Well, that was a surprise.

I knew a couple of Carole King songs, the well-known ones she released – You’ve Got a Friend and Too Late. What I didn’t know was how many songs she penned for others before she became famous in her own right as a singer. Sixties hits such as Will You Love Me Tomorrow by the Shirelles, The Locomotion by Little Eva, Some Kind of Wonderful by the Drifters and One Fine Day were all down to the talented singer/songwriter who sold her fist tune, It Might as Well Rain until September, aged 16.
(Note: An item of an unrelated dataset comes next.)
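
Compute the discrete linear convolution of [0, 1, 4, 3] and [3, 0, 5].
y[0] = 0×3 = 0; y[1] = 0×0 + 1×3 = 3; y[2] = 0×5 + 1×0 + 4×3 = 12; y[3] = 1×5 + 4×0 + 3×3 = 14; y[4] = 4×5 + 3×0 = 20; y[5] = 3×5 = 15

[0, 3, 12, 14, 20, 15]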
I had no preconceptions about the show and the programme doesn’t give too much away other than the muscial playlist. I also didn’t know that much about Carole King. Even though I was born in the 1960s the music of the decade passed me by as a child.

Now I do. The musical opens with her performing at Carnegie Hall, then Carole takes up the story, and the audience is taken back to her early musical years as a teenger, meeting husband and writing partner Gerry Goffin at college and their journey to success. Bronte Barbe and Kane Oliver Parry excelled in the lead roles, their musical prowess lighting up the stage and their love during the early days as a husband-and-wife team shining through.

And I didn’t expect the humour. It was really funny. The script raised many a laugh from the audience, there was also plenty of light-hearted action from The Drifters as they performed their hits.

There were also some goosebump moments – You’ve Lost That Loving Feeling by The Righteous Brothers (written by King contemporaries Cynthia Weil and Barry Mann, played by Amy Ellen Richardon and Matthew Gonsalves) was a real rousing number and Carole’s first foray into performing with Too Late was poignant given the ending of her marriage. Barbe also belted out A Natural Woman, a showstopper indeed.

A little mention, too, for Carol Royal as King’s mother Genie Klein, a great role, superbly played. In fact, the whole cast were superb, thoroughly deserving their first night standing ovation.

If you have tickets, consider yourself lucky. You won’t be disappointed. If you haven’t got one to this sell-out show, try getting a return, it’ll be worth your while.